I think if you bowl to him, Rahul Dravid and Sachin Tendulkar in the nets regularly, then you would not have a problem bowling to any batsman in the world because they play you so well. If you make them defend [a ball], then anyone will have a problem playing that ball. That is how I used to get confidence out of every nets session. I never used to miss bowling to these three guys.
On Laxman the mentor: When I played for India U-19 and Ranji Trophy, Laxman bhai told me that right now, there are a lot of expectations from you. Lot of people are talking that you are the next person to play for the country. He was advising me how to go about it, what should be my thinking. He said there are two ways. You can either be too excited about it and mess it up or you can focus on what you have to do and just keep working hard.

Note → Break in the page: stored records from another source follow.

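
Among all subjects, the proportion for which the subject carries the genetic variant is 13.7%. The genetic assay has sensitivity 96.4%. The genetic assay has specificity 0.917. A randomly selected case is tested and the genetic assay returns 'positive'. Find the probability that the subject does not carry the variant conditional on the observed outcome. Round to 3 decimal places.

Write H for 'the subject carries the genetic variant'. Prior odds H:¬H = 0.137/0.863 = 0.15875. For the 'positive' outcome, the likelihood ratio is 0.964/0.083 = 11.614.
Posterior odds = 0.15875 × 11.614 = 1.8438, so P(H|E) = 1.8438/(1+1.8438) = 0.648. Then P(¬H|E) = 1 − 0.648 = 0.352.

P(¬H | E) ≈ 0.352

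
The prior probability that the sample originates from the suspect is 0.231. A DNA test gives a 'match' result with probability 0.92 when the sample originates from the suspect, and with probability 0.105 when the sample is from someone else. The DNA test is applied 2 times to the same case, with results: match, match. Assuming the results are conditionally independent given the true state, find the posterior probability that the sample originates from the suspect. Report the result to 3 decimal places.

Posterior P(H) ≈ 0.958

With H the event that the sample originates from the suspect, the joint likelihood of the observed sequence is P(data|H) = 0.92·0.92 = 0.84640 and P(data|¬H) = 0.105·0.105 = 0.011025.
Bayes: P(H|data) = 0.231·0.84640 / (0.231·0.84640 + 0.769·0.011025) = 0.19552/0.20400 = 0.9584.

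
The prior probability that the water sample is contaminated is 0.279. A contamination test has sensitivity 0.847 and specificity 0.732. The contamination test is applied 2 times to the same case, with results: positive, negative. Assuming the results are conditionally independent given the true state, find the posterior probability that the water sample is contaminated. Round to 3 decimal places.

With H the event that the water sample is contaminated, the joint likelihood of the observed sequence is P(data|H) = 0.847·0.153 = 0.12959 and P(data|¬H) = 0.268·0.732 = 0.19618.
Bayes: P(H|data) = 0.279·0.12959 / (0.279·0.12959 + 0.721·0.19618) = 0.036156/0.17760 = 0.2036.

Posterior P(H) ≈ 0.204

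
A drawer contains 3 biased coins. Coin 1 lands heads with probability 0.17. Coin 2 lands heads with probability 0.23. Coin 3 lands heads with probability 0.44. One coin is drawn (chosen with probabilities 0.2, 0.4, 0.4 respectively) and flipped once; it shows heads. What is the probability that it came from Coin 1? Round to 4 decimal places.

Posterior probability ≈ 0.1126

Tabulate prior·likelihood by source: [1] prior 0.2, lik 0.17, product 0.03400; [2] prior 0.4, lik 0.23, product 0.09200; [3] prior 0.4, lik 0.44, product 0.1760.
Normalizing constant = 0.30200; the posterior for Coin 1 is its product over the sum, 0.03400/0.30200 = 0.1126.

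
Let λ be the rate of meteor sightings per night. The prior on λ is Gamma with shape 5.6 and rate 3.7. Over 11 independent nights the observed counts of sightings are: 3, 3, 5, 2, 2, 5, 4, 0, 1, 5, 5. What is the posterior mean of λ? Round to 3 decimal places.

Total count ∑xᵢ = 35 over n = 11 nights.
Gamma is conjugate to the Poisson likelihood: posterior is Gamma(shape = 5.6+35 = 40.6, rate = 3.7+11 = 14.7).
Posterior mean = shape/rate = 40.6/14.7 = 2.762.

Posterior mean ≈ 2.762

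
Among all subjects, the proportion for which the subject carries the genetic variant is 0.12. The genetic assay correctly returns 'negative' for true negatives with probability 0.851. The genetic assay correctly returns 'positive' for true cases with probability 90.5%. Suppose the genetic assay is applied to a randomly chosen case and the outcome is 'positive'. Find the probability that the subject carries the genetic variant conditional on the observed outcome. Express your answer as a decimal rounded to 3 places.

Write H for 'the subject carries the genetic variant'. Prior odds H:¬H = 0.12/0.88 = 0.13636. For the 'positive' outcome, the likelihood ratio is 0.905/0.149 = 6.0738.
Posterior odds = 0.13636 × 6.0738 = 0.82825, so P(H|E) = 0.82825/(1+0.82825) = 0.453.

P(H | E) ≈ 0.453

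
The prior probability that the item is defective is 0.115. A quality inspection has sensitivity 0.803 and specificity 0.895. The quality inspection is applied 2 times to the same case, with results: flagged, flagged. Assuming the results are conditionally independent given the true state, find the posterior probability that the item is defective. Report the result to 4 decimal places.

Let H be the event that the item is defective; start with P(H) = 0.115. P('flagged'|H) = 0.803, P('flagged'|¬H) = 0.105.
Update on result 1 ('flagged'): P(H) ← 0.803·0.1150 / (0.803·0.1150 + 0.105·0.8850) = 0.092345/0.18527 = 0.4984.
Update on result 2 ('flagged'): P(H) ← 0.803·0.4984 / (0.803·0.4984 + 0.105·0.5016) = 0.40024/0.45291 = 0.8837.

Posterior P(H) ≈ 0.8837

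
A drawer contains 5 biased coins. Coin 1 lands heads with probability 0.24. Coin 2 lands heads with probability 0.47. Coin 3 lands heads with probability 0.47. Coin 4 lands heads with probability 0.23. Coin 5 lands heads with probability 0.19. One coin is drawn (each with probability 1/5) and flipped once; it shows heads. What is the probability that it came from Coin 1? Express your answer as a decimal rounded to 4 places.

Posterior probability ≈ 0.1500

P(heads|C1) = 0.24; P(heads|C2) = 0.47; P(heads|C3) = 0.47; P(heads|C4) = 0.23; P(heads|C5) = 0.19.
Prior × likelihood for each source: 0.2·0.24=0.04800, 0.2·0.47=0.09400, 0.2·0.47=0.09400, 0.2·0.23=0.04600, 0.2·0.19=0.03800. Summing gives P(heads) = 0.32000.
P(Coin 1 | heads) = 0.04800 / 0.32000 = 0.1500.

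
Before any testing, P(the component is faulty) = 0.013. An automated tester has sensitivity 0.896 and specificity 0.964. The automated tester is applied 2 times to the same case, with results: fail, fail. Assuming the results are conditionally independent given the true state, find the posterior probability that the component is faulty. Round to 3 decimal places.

Posterior P(H) ≈ 0.891

With H the event that the component is faulty, the joint likelihood of the observed sequence is P(data|H) = 0.896·0.896 = 0.80282 and P(data|¬H) = 0.036·0.036 = 0.0012960.
Bayes: P(H|data) = 0.013·0.80282 / (0.013·0.80282 + 0.987·0.0012960) = 0.010437/0.011716 = 0.8908.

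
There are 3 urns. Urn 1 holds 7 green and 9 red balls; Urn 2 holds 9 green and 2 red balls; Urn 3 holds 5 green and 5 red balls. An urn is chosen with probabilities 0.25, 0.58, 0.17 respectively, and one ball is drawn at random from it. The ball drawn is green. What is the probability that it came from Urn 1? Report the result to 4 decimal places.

Posterior probability ≈ 0.1635

Tabulate prior·likelihood by source: [1] prior 0.25, lik 0.4375, product 0.1094; [2] prior 0.58, lik 0.8182, product 0.4745; [3] prior 0.17, lik 0.5, product 0.08500.
Normalizing constant = 0.66892; the posterior for Urn 1 is its product over the sum, 0.1094/0.66892 = 0.1635.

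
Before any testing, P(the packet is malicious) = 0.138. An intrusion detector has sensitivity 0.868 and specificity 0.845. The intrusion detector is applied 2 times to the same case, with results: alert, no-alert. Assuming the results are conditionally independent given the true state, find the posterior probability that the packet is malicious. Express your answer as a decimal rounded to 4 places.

Let H be the event that the packet is malicious; start with P(H) = 0.138. P('alert'|H) = 0.868, P('alert'|¬H) = 0.155.
Update on result 1 ('alert'): P(H) ← 0.868·0.1380 / (0.868·0.1380 + 0.155·0.8620) = 0.11978/0.25339 = 0.4727.
Update on result 2 ('no-alert'): P(H) ← 0.132·0.4727 / (0.132·0.4727 + 0.845·0.5273) = 0.062399/0.50795 = 0.1228.

Posterior P(H) ≈ 0.1228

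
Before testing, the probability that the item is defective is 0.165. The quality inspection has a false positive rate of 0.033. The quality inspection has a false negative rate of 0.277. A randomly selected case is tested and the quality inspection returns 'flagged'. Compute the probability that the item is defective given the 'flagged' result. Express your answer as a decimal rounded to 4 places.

Write H for 'the item is defective'. Prior odds H:¬H = 0.165/0.835 = 0.19760. For the 'flagged' outcome, the likelihood ratio is 0.723/0.033 = 21.909.
Posterior odds = 0.19760 × 21.909 = 4.3293, so P(H|E) = 4.3293/(1+4.3293) = 0.8124.

P(H | E) ≈ 0.8124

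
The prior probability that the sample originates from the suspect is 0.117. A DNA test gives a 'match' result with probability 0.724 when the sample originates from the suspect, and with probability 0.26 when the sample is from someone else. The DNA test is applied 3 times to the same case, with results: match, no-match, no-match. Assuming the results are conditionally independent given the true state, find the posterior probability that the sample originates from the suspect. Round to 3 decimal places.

Posterior P(H) ≈ 0.049

With H the event that the sample originates from the suspect, the joint likelihood of the observed sequence is P(data|H) = 0.724·0.276·0.276 = 0.055151 and P(data|¬H) = 0.26·0.74·0.74 = 0.14238.
Bayes: P(H|data) = 0.117·0.055151 / (0.117·0.055151 + 0.883·0.14238) = 0.0064527/0.13217 = 0.0488.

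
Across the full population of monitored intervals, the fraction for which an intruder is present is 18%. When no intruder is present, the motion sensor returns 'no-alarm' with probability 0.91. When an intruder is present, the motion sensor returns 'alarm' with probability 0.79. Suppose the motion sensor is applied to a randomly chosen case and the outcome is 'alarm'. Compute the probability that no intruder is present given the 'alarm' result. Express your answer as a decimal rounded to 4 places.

Let H be the event that an intruder is present. P(H) = 0.18, so P(¬H) = 0.82. With E the 'alarm' result, P(E|H) = 0.79 and P(E|¬H) = 0.09.
P(E) = 0.79·0.18 + 0.09·0.82 = 0.14220 + 0.073800 = 0.21600.
By Bayes' theorem, P(H|E) = 0.14220 / 0.21600 = 0.6583. Hence P(¬H|E) = 1 − 0.6583 = 0.3417.

P(¬H | E) ≈ 0.3417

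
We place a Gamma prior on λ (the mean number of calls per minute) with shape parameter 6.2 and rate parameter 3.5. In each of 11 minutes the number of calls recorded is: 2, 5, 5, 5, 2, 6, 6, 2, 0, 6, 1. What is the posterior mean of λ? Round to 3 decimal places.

Total count ∑xᵢ = 40 over n = 11 minutes.
Gamma is conjugate to the Poisson likelihood: posterior is Gamma(shape = 6.2+40 = 46.2, rate = 3.5+11 = 14.5).
E[λ | data] = 46.2/14.5 = 3.186.

Posterior mean ≈ 3.186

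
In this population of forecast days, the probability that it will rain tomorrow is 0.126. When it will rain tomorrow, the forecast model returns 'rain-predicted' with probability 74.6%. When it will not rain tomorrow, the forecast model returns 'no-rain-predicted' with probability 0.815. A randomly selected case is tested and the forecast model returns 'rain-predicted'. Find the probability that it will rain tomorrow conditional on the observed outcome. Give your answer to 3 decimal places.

P(H | E) ≈ 0.368

Write H for 'it will rain tomorrow'. Prior odds H:¬H = 0.126/0.874 = 0.14416. For the 'rain-predicted' outcome, the likelihood ratio is 0.746/0.185 = 4.0324.
Posterior odds = 0.14416 × 4.0324 = 0.58133, so P(H|E) = 0.58133/(1+0.58133) = 0.368.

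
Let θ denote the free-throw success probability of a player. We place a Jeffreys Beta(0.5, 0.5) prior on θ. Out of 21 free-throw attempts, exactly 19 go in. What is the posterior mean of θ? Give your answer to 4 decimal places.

The binomial likelihood is conjugate to the Beta prior: with 19 successes and 2 failures, the posterior is Beta(0.5+19, 0.5+2) = Beta(19.5, 2.5).
Posterior mean = α/(α+β) = 19.5/22 = 0.8864.

Posterior mean ≈ 0.8864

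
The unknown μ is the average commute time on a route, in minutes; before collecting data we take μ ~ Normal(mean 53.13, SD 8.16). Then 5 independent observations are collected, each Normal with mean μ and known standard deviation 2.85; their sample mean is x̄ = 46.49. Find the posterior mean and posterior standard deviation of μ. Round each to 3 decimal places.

Prior precision 1/τ₀² = 1/8.16² = 0.0150183; data precision n/σ² = 5/2.85² = 0.615574.
Posterior precision = 0.0150183 + 0.615574 = 0.630592, giving posterior SD = 1/√0.630592 = 1.259.
Posterior mean = (0.0150183·53.13 + 0.615574·46.49) / 0.630592 = 46.648.

Posterior mean ≈ 46.648; posterior SD ≈ 1.259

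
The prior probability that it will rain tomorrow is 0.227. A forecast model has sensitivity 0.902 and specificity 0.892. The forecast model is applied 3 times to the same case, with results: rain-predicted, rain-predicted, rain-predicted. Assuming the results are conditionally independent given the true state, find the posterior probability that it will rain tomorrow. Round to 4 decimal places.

Posterior P(H) ≈ 0.9942

With H the event that it will rain tomorrow, the joint likelihood of the observed sequence is P(data|H) = 0.902·0.902·0.902 = 0.73387 and P(data|¬H) = 0.108·0.108·0.108 = 0.0012597.
Bayes: P(H|data) = 0.227·0.73387 / (0.227·0.73387 + 0.773·0.0012597) = 0.16659/0.16756 = 0.9942.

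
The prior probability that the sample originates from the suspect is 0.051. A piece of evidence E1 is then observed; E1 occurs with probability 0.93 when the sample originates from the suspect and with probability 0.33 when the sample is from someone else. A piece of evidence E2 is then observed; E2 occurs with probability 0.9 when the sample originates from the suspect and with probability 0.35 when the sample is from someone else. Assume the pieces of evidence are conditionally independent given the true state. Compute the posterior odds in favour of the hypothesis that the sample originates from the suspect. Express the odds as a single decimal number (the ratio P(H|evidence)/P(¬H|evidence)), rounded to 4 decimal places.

Posterior odds ≈ 0.3894

Prior odds = 0.051/(1−0.051) = 0.053741. In log-odds, ln(0.053741) = -2.9236.
Add log likelihood ratios: ln(2.8182) + ln(2.5714) = 1.9806.
Posterior log-odds = -0.94303, so posterior odds = exp(-0.94303) = 0.38945.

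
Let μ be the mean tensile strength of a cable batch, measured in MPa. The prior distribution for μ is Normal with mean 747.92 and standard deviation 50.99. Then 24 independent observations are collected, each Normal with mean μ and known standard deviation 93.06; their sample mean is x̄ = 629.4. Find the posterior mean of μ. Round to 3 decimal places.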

Whenever he used to come to the ground, he would make sure he spoke to all the Ranji and junior players. It was difficult for him, he used to travel with the Indian team, he would not have much time to play domestic cricket but he always had an idea who was doing well, who was coming up, he knew everything. He had all the news about Hyderabad cricket.
He was so positive, every time one went and spoke to him if one had a doubt, if something was totally negative, even if there was 1% positivity, he would try and tell you that and make you think about the positive side of whatever had happened. He used to believe that everything had a positive side.